Internationale Reaktionen folgten schnell. Länder wie Australien und Nigeria warnten ihre Bürger vor Reisen nach Großbritannien. Die Ausschreitungen haben auch Auswirkungen auf den NHS (National Health Service), da sich viele Mitarbeiter aufgrund der Gewalt bedroht fühlen. Amanda Pritchard, CEO des NHS, warnte, dass die Unruhen viele Mitarbeiter des Gesundheitswesens verängstigt hätten.
Musk-Kommentar sorgt für Empörung
Ein Kommentar von Elon Musk zu den Ausschreitungen sorgt derweil für Empörung. Britische Regierungsmitglieder kritisierten einen Post des Multimilliardärs auf seiner Online-Plattform X. Dort hatte Musk als Reaktion auf einen Anti-Migrations-Kommentar und ein Video der Ausschreitungen geschrieben: „Ein Bürgerkrieg ist unvermeidlich.“ Justiz-Staatssekretärin Heidi Alexander nannte diesen Kommentar „völlig unverantwortlich“ und betonte die Notwendigkeit eines verantwortungsvollen Umgangs mit der Macht solcher Plattformen.
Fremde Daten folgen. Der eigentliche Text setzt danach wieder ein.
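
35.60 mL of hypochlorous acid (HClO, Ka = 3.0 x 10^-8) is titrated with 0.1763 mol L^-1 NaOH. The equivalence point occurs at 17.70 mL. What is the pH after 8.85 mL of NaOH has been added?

7.52

8.85 mL is exactly half the equivalence volume (17.70/2), i.e. the half-equivalence point.
There, n(HA) = n(A^-), so pH = pKa = -log(3.0 x 10^-8) = 7.52.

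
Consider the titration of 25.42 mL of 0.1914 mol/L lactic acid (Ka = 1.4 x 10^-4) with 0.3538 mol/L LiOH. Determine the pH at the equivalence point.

8.47

n(HC3H5O3) = 0.1914 x 0.02542 = 0.004865 mol; V(LiOH) at equivalence = 0.004865/0.3538 = 0.01375 L.
At equivalence all the acid is converted to C3H5O3-; total volume = 0.02542 + 0.01375 = 0.03917 L, so [C3H5O3-] = 0.004865/0.03917 = 0.1242 M.
Kb = Kw/Ka = 1.0e-14 / 1.4 x 10^-4 = 7.14e-11.
[OH^-] = sqrt(Kb x [C3H5O3-]) = sqrt(7.14e-11 x 0.1242) = 2.98e-6 M.
pOH = 5.53, so pH = 14.00 - 5.53 = 8.47.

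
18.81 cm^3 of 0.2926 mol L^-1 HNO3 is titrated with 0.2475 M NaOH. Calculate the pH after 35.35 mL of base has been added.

n(acid) = 0.2926 x 0.01881 = 0.005504 mol; n(NaOH) added = 0.2475 x 0.03535 = 0.008749 mol.
Base is in excess by 0.008749 - 0.005504 = 0.003245 mol in a total volume of 0.05416 L.
[OH^-] = 0.003245/0.05416 = 0.05992 M, so pOH = 1.22 and pH = 14.00 - 1.22 = 12.78.

12.78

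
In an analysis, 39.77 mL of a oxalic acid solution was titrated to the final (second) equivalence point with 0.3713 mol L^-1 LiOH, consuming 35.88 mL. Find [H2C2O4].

0.167 M

n(LiOH) = 0.3713 x 0.03588 = 0.01332 mol.
At the final (second) equivalence point, 2 mol OH^- react per mol H2C2O4, so n(H2C2O4) = 0.01332 / 2 = 0.006661 mol.
[H2C2O4] = 0.006661 / 0.03977 L = 0.167 M.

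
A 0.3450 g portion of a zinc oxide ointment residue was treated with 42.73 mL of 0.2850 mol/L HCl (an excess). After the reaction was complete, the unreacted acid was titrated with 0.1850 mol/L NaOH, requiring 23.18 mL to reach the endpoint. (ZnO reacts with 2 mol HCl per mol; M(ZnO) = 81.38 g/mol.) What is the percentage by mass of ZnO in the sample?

Total n(HCl) added = 0.2850 x 0.04273 = 0.01218 mol.
n(NaOH) used = 0.1850 x 0.02318 = 0.004288 mol, which equals the excess n(HCl).
So n(HCl) consumed by the sample = 0.01218 - 0.004288 = 0.007890 mol.
n(ZnO) = 0.007890 / 2 = 0.003945 mol.
mass ZnO = 0.003945 x 81.38 = 0.3210 g, so %ZnO = 0.3210/0.3450 x 100 = 93.1%.

93.1%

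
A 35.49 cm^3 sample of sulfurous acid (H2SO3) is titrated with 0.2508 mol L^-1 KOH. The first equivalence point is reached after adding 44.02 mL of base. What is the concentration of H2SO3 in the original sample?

0.311 M

n(KOH) = 0.2508 x 0.04402 = 0.01104 mol.
At the first equivalence point, 1 mol OH^- react per mol H2SO3, so n(H2SO3) = 0.01104 / 1 = 0.01104 mol.
[H2SO3] = 0.01104 / 0.03549 L = 0.311 M.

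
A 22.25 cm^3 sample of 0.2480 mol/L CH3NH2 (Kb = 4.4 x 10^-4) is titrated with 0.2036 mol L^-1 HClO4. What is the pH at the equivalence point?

n(CH3NH2) = 0.2480 x 0.02225 = 0.005518 mol; V(HClO4) at equivalence = 0.005518/0.2036 = 0.02710 L.
At equivalence the base is fully converted to CH3NH3+; total volume = 0.04935 L, so [CH3NH3+] = 0.005518/0.04935 = 0.1118 M.
Ka(CH3NH3+) = Kw/Kb = 1.0e-14 / 4.4 x 10^-4 = 2.27e-11.
[H^+] = sqrt(Ka x [CH3NH3+]) = sqrt(2.27e-11 x 0.1118) = 1.59e-6 M.
pH = -log(1.59e-6) = 5.80.

5.80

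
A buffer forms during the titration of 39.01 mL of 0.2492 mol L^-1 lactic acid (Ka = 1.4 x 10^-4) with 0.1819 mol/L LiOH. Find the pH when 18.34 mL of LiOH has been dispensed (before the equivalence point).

3.57

Initial n(HC3H5O3) = 0.2492 x 0.03901 = 0.009721 mol.
n(LiOH) added = 0.1819 x 0.01834 = 0.003336 mol, converting that many moles of HC3H5O3 to C3H5O3-.
Remaining n(HC3H5O3) = 0.006385 mol; n(C3H5O3-) = 0.003336 mol.
By Henderson-Hasselbalch, pH = pKa + log([A^-]/[HA]) = 3.85 + log(0.003336/0.006385) = 3.85 + (-0.28) = 3.57.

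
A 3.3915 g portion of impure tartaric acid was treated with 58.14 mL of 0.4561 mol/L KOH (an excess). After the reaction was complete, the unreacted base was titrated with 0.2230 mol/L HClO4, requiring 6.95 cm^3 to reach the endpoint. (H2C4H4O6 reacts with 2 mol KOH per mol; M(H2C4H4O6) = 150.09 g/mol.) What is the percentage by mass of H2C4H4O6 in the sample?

Total n(KOH) added = 0.4561 x 0.05814 = 0.02652 mol.
n(HClO4) used = 0.2230 x 0.006950 = 0.001550 mol, which equals the excess n(KOH).
So n(KOH) consumed by the sample = 0.02652 - 0.001550 = 0.02497 mol.
n(H2C4H4O6) = 0.02497 / 2 = 0.01248 mol.
mass H2C4H4O6 = 0.01248 x 150.09 = 1.874 g, so %H2C4H4O6 = 1.874/3.3915 x 100 = 55.2%.

55.2%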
Die Situation bleibt angespannt, da rechtsextreme Gruppen weiterhin zu Protesten und Gewalt aufrufen. Zusätzliche Sicherheitsmaßnahmen wurden ergriffen, um Anwälte und Organisationen, die sich für Migranten einsetzen, zu schützen. Tell Mama, eine Organisation, die Islamophobie in Großbritannien überwacht, teilte dem Guardian mit, dass sie die Polizei über Drohungen gegen Anwaltskanzleien und Flüchtlingsdienste in mehr als 30 Orten informiert habe.